RogerBRogerB Posts: 8,852 ✭✭✭✭✭

This is an oldie and has a long history of confusion and misinformation. So start your search engines!
:)

Comments

  • northcoinnorthcoin Posts: 4,987 ✭✭✭✭✭
    edited April 2, 2018 8:13PM

    I love this kind of semantic challenge. I suspect the final outcome will come right down to the wire.

  • northcoinnorthcoin Posts: 4,987 ✭✭✭✭✭

    FWIW, a search of this site's archives reveals that the term wire edge was used 3 years prior to the first use of the term wire rim. (Ambro51 posted in 2010 referencing a "wire edge." Perry Hall posted in 2013 describing a coin with a "wire rim.")

  • northcoinnorthcoin Posts: 4,987 ✭✭✭✭✭
    edited April 2, 2018 10:46PM

    Looking back even further, I see that Max Mehl in his 1949 auction catalogue description of my 1850 Double Eagle "Proof" (lot 719) used the term "wire edge." Specifically he wrote, "There are traces of what seems to have been a wire edge."

    https://forums.collectors.com/discussion/993882/1850-proof-double-eagle-inquiry/p1

    [ ..... the auction description for lot 719 from the 1949 sale: https://archive.org/stream/drcharleswgreenc1949mehl#page/42/mode/1up]

  • messydeskmessydesk Posts: 20,485 ✭✭✭✭✭

    The parts pointed to surely qualify.

  • northcoinnorthcoin Posts: 4,987 ✭✭✭✭✭
    edited April 2, 2018 10:49PM

    @northcoin said:
    Looking back even further, I see that Max Mehl in his 1949 auction catalogue description of my 1850 Double Eagle "Proof"
    used the term "wire edge." Specifically he wrote, "There are traces of what seems to have been a wire edge."

    https://forums.collectors.com/discussion/993882/1850-proof-double-eagle-inquiry/p1

    [ ..... the auction description for lot 719 (as cited by Breen) from this 1949 sale: https://archive.org/stream/drcharleswgreenc1949mehl#page/42/mode/1up]

    And here is a reference to the other known "Proof" 1850 Double Eagle located in the Bibliotheque National Collection of the Paris museum to which the term, "wire rim" is used:

    From the R. Tettenhorst Files, this description is contained therein of their 1850 Double Eagle "Proof" based upon a recorded personal viewing chronicled in the below linked files:

    "From the Z 2128 collection, there is ..... The 1850 $20 gold piece is clearly a proof, with an extremely strong strike; a small amount of wire rim on the reverse, but a few minor spots of rub."

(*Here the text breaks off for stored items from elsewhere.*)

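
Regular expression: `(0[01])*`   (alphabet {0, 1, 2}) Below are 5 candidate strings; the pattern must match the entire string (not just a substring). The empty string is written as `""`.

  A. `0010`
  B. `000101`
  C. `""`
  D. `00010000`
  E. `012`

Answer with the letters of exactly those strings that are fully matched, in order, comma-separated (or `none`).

A. `0010` → no match
B. `000101` → match
C. `""` → match
D. `00010000` → match
E. `012` → no match

B, C, D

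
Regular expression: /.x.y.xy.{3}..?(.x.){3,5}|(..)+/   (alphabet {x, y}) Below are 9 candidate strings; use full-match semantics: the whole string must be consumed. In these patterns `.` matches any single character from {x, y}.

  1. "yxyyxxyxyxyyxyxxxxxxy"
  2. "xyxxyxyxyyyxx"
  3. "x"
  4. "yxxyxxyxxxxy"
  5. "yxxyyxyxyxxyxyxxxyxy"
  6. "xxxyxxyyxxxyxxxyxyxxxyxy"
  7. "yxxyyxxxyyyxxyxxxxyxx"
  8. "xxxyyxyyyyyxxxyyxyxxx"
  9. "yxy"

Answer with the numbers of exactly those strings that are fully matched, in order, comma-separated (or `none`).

4, 5, 6, 8

1 → no match
2 → no match
3 → no match
4 → match
5 → match
6 → match
7 → no match
8 → match
9 → no match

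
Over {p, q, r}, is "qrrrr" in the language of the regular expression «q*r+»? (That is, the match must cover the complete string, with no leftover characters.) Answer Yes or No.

Yes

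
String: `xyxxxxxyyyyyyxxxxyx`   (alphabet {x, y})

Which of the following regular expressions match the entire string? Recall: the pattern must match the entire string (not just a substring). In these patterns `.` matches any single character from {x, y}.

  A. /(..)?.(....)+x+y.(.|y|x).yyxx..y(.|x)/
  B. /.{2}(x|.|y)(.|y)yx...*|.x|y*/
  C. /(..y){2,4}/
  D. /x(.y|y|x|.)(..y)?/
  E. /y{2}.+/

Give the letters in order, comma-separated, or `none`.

A → match
B → no match
C → no match — must end with `y`
D → no match
E → no match — must start with `y`

A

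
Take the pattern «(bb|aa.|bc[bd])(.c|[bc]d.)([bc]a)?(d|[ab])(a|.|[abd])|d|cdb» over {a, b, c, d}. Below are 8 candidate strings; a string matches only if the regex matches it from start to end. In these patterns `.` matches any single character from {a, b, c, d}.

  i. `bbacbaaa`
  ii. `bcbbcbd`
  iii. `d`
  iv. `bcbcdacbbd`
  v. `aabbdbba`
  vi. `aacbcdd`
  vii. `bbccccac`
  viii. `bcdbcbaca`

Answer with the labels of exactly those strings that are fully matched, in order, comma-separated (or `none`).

i → match
ii → match
iii → match
iv → no match
v → match
vi → match
vii → no match
viii → no match

i, ii, iii, v, vi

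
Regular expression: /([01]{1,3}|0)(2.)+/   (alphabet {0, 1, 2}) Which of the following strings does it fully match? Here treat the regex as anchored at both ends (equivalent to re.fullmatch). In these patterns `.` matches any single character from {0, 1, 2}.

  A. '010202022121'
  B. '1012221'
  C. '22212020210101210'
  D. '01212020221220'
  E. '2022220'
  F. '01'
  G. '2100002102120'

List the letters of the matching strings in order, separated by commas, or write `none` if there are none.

A → no match
B → match
C → no match
D → no match
E → no match
F → no match
G → no match

B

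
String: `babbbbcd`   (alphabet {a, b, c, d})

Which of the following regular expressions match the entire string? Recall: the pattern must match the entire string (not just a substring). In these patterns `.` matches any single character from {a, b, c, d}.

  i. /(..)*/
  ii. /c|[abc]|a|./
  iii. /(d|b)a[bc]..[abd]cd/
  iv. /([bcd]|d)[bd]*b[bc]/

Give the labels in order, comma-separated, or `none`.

i, iii

i → match
ii → no match
iii → match
iv → no match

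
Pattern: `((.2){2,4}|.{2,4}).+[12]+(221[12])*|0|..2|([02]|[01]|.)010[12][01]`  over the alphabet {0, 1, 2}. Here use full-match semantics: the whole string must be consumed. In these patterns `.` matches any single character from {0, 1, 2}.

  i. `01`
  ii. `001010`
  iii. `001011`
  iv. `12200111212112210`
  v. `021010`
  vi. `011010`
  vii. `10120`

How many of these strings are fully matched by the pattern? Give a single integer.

2

i → no match
ii → match
iii → match
iv → no match
v → no match
vi → no match
vii → no match
Total matched: 2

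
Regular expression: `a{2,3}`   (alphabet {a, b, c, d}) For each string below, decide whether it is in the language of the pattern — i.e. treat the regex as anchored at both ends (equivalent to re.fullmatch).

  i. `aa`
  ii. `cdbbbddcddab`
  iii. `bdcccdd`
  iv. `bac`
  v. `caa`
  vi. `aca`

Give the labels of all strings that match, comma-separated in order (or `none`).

i

i → match
ii → no match — must start with `a`
iii → no match — must start with `a`
iv → no match — must start with `a`
v → no match — must start with `a`
vi → no match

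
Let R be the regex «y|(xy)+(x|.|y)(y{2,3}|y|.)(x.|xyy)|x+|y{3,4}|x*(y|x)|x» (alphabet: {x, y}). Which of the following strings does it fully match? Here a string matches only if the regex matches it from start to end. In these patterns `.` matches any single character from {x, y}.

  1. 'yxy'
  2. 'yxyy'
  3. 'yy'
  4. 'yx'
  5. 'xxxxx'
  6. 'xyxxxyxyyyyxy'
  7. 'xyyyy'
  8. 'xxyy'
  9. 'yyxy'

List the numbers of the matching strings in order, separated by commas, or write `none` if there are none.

1 → no match
2 → no match
3 → no match
4 → no match
5 → match
6 → no match
7 → no match
8 → no match
9 → no match

5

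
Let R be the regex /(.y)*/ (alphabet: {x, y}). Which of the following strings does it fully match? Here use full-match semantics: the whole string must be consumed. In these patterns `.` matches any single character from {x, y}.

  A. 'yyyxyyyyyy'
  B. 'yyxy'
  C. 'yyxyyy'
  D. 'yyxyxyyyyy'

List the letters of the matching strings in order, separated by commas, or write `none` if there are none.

B, C, D

A. 'yyyxyyyyyy' → no match
B. 'yyxy' → match
C. 'yyxyyy' → match
D. 'yyxyxyyyyy' → match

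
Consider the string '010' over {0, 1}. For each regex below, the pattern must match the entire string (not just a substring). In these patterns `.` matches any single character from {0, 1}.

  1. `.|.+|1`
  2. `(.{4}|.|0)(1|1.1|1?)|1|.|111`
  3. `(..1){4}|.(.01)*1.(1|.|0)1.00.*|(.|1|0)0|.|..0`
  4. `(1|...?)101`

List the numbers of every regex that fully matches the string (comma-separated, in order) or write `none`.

1 → match
2 → no match
3 → match
4 → no match — must end with '101'

1, 3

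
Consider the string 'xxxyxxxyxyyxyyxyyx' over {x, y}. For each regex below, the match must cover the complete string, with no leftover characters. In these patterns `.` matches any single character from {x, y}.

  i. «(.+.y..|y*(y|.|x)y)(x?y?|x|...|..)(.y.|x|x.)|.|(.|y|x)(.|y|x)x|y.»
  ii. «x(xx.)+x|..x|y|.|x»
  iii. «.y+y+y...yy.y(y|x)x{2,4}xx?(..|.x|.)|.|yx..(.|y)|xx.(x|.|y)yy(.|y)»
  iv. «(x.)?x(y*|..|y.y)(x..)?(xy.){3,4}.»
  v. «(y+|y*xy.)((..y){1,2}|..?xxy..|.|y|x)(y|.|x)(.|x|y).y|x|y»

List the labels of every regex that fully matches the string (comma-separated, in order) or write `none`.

i, iv

i → match
ii → no match
iii → no match
iv → match
v → no match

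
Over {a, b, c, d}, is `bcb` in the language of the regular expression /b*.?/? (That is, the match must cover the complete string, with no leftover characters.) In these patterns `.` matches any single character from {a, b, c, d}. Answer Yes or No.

No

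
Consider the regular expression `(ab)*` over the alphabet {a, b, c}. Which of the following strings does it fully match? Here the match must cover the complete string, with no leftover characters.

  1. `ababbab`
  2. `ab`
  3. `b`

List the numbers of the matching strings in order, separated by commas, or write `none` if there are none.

2

1 → no match
2 → match
3 → no match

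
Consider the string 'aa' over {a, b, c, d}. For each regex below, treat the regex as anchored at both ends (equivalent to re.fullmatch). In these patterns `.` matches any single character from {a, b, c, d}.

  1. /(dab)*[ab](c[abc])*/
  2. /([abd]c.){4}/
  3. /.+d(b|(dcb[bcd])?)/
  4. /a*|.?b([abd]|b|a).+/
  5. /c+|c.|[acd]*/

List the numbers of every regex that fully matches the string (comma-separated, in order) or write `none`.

4, 5

1 → no match
2 → no match
3 → no match
4 → match
5 → match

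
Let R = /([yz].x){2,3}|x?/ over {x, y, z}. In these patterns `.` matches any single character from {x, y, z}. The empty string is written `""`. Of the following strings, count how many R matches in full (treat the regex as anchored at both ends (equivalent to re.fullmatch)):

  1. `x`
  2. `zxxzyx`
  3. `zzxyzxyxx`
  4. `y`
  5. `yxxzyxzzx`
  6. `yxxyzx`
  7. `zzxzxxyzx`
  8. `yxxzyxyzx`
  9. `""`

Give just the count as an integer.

1 → match
2 → match
3 → match
4 → no match
5 → match
6 → match
7 → match
8 → match
9 → match
Total matched: 8

8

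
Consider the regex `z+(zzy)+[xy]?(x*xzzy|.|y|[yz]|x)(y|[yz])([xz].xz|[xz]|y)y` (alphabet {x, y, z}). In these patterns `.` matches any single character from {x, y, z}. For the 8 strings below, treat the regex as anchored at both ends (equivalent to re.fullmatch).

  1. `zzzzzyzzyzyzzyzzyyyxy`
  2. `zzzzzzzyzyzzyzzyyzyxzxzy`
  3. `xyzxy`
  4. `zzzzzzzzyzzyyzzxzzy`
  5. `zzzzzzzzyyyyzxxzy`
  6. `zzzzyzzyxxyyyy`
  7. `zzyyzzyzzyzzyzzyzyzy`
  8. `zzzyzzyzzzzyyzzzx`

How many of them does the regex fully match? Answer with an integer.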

    https://archive.org/stream/bibliothequenationalecollection1995tettcorr#page/n39/mode/2up

  • DMWJRDMWJR Posts: 6,090 ✭✭✭✭✭

    Not sure of the history or confusion, but I always regarded it as just a description of an error in the use of the collar, and not a a design element.

    Doug
  • logger7logger7 Posts: 9,260 ✭✭✭✭✭

    We have hundreds of thousands of words and phrases in the english language and we get hung up on a few limited ones in discussing minor technical descriptions?

    I would rely on original phrases and descriptions way before those that developed over the last 50 or so years as marketing promotions.

  • CaptHenwayCaptHenway Posts: 33,089 ✭✭✭✭✭

    Many collectors don't even know the difference between a normal rim and a normal edge, so don't expect them to understand differences in rims.

    And for the record, the correct term is, of course, "Wire Rim."

    Numismatist. 54 year member ANA. Former ANA Senior Authenticator. Winner of four ANA Heath Literary Awards; three Wayte and Olga Raymond Literary Awards; Numismatist of the Year Award 2009, and Lifetime Achievement Award 2020. Author "The Enigmatic Lincoln Cents of 1922," due out late 2025.
  • RogerBRogerB Posts: 8,852 ✭✭✭✭✭

    Hint: These two terms cannot be blamed on Walter Breen. They pre-date both his conception (i.e., inception) and natal dates; presuming Breen was not a product of parthenogenesis).